En el primer año de la Era Meiji, la pagoda de cinco pisos de Horyu-ji se puso a la venta por 50 yenes, y no llamó la atención de ningún posible comprador. Sin embargo, sí hubo quien comprara la pagoda de cinco pisos de Kofuku-ji por 30 yenes, pero solo la quería para prenderle fuego y poder recoger los detalles de oro al final. Cuando le dijeron que, si lo hacía, todo el pueblo de Nara se incendiaría, mandó a los monjes al infierno. Esa es la única razón por la que esa pagoda sobrevive hasta hoy.

El precio de cosas como estas cambia. No hay nada grandioso en las cosas cuyo valor de venta cambia. Podríamos estar sin ellas. Hay cosas más importantes. Zazen es lo que importa

Puntos de vista obsoletos. Lo que los adultos enseñan a los niños no es otra cosa que puntos de vista obsoletos. Decir que bueno es bueno y que malo es malo, es cosa del pasado. Incluso un vegetal que algún día estaba bueno queda incomible cuando ha pasado su tiempo. Siempre debemos ver las cosas con una perspectiva fresca. Dices «esto es importante», pero ¿qué es importante? No hay nada que sea tan importante. Al morir dejaremos todo atrás de cualquier forma. Los bienes culturales y los tesoros nacionales de Nara o Kioto desaparecerán tarde que temprano. ¡Podríamos prenderles fuego justo ahora!

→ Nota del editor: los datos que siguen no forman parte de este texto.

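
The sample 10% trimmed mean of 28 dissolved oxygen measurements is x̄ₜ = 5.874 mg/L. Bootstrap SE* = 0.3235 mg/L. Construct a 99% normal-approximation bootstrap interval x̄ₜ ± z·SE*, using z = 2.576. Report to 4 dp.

Margin = 2.576 × 0.3235 = 0.83334
Interval: 5.874 ± 0.83334

(5.0407, 6.7073)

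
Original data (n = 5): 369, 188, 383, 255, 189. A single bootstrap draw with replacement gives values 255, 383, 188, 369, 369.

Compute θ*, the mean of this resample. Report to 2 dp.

θ* = 312.80

Mean = (255 + 383 + 188 + 369 + 369) / 5 = 1564.0 / 5 = 312.80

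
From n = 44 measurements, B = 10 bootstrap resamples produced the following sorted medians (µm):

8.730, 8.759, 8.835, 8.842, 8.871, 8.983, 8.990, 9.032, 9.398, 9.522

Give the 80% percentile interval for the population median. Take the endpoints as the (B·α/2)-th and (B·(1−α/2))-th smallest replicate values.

α = 0.20; lower rank = 10 × 0.100 = 1; upper rank = 10 × 0.900 = 9.
The 1st smallest replicate is 8.730; the 9th is 9.398.

(8.730, 9.398)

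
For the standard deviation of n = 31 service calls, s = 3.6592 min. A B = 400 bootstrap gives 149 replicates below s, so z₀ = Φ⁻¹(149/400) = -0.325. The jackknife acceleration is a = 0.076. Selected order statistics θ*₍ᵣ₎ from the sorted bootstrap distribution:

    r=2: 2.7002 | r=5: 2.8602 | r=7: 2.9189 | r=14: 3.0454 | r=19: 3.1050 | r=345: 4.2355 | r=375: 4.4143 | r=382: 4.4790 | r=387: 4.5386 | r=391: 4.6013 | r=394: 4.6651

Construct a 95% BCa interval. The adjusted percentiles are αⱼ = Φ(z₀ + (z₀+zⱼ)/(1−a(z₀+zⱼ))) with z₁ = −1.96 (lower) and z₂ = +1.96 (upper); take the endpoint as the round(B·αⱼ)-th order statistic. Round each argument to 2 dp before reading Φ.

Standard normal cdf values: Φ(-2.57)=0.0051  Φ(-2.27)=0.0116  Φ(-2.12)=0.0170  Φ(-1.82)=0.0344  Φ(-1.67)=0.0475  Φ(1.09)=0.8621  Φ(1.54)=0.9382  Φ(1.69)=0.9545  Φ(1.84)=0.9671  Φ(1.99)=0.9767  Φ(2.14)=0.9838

Lower: z₀ + z₁ = -0.325 + (-1.960) = -2.285; 1 − a(z₀+z₁) = 1 − (0.076)(-2.285) = 1.1737; argument = -0.325 + (-2.285)/1.1737 = -2.2719 → -2.27.
α₁ = Φ(-2.27) = 0.0116; rank = round(400 × 0.0116) = 5; θ*₍5₎ = 2.8602.
Upper: z₀ + z₂ = 1.635; 1 − a(z₀+z₂) = 0.8757; argument = 1.5420 → 1.54; α₂ = 0.9382; rank = 375; θ*₍375₎ = 4.4143.

(2.8602, 4.4143)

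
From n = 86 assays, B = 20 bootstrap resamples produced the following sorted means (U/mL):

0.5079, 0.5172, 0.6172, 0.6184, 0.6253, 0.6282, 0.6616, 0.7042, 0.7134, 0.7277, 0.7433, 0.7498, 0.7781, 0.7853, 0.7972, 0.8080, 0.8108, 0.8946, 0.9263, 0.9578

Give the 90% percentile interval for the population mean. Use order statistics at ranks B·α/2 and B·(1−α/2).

α = 0.10; lower rank = 20 × 0.050 = 1; upper rank = 20 × 0.950 = 19.
The 1st smallest replicate is 0.5079; the 19th is 0.9263.

(0.5079, 0.9263)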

Últimamente hay templos en Kioto que son hoteles y casas de huéspedes. Es extraño cómo algunas personas no pueden pensar más allá de dinero y comida.

Un monje es alguien que lo ha dejado todo completamente. También significa que ha dejado ir la estupidez de grupo. El monje actual solo quiere aferrarse a las cosas. Por eso son unos buenos para nada.

Cuando le das premios a un gato, pierde el interés por cazar ratones. Un perro consentido ya no vigila. Hasta los humanos dejan de ser útiles para trabajar cuando tienen dinero y se relajan.